Maybe this all sounds awfully stupid to you. Maybe it doesn’t. I am certain I’ll spend the next few days worrying about what people think, but right now I have a CAD spaceship with a retractable rocket assembly that I have to go figure the geometry for.

3 comments:

Elizabeth Vongvisith said...

There's a line from the Sandman comic that goes something like "everybody has a secret world inside of them." I really believe this is true, whether most people will admit it or not. So I don't think any of this sounds stupid at all.

ruth addams said...

worry less about what others think shaman...

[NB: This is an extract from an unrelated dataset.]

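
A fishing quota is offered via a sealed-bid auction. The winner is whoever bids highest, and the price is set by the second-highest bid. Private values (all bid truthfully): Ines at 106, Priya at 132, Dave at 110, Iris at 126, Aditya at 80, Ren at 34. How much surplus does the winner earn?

Winner's surplus: 6.

Sorted high to low: Priya 132 > Iris 126 > Dave 110 > Ines 106 > Aditya 80 > Ren 34.
Priya wins with the top bid and pays the second-highest, 126.
Surplus = 132 − 126 = 6.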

creative thought/play is a wonderfully healthy thing...and i would be happy to be driving along in the car and hear your thoughts on the spaceships flying by, or any other such interesting thought...

Anonymous said...

I'd counter your fear with one of mine, which a number of us share. What if all the spirits I see are just imaginary, and I'm making it all up?

I've come to the conclusion that it doesn't matter. If they're not real, they still give my life more meaning, and make it more interesting... as well as sometimes more challenging. And if they're real, they're real. Either way, I win by treating them as real.

Same deal with your imaginary overlay. It makes life more interesting, meaningful, and helps motivate you. I think it's great, both as a coping technique, and as a life enhancement one.

If it doesn't hurt anyone, and it makes like more fun... I say it's a Good Thing.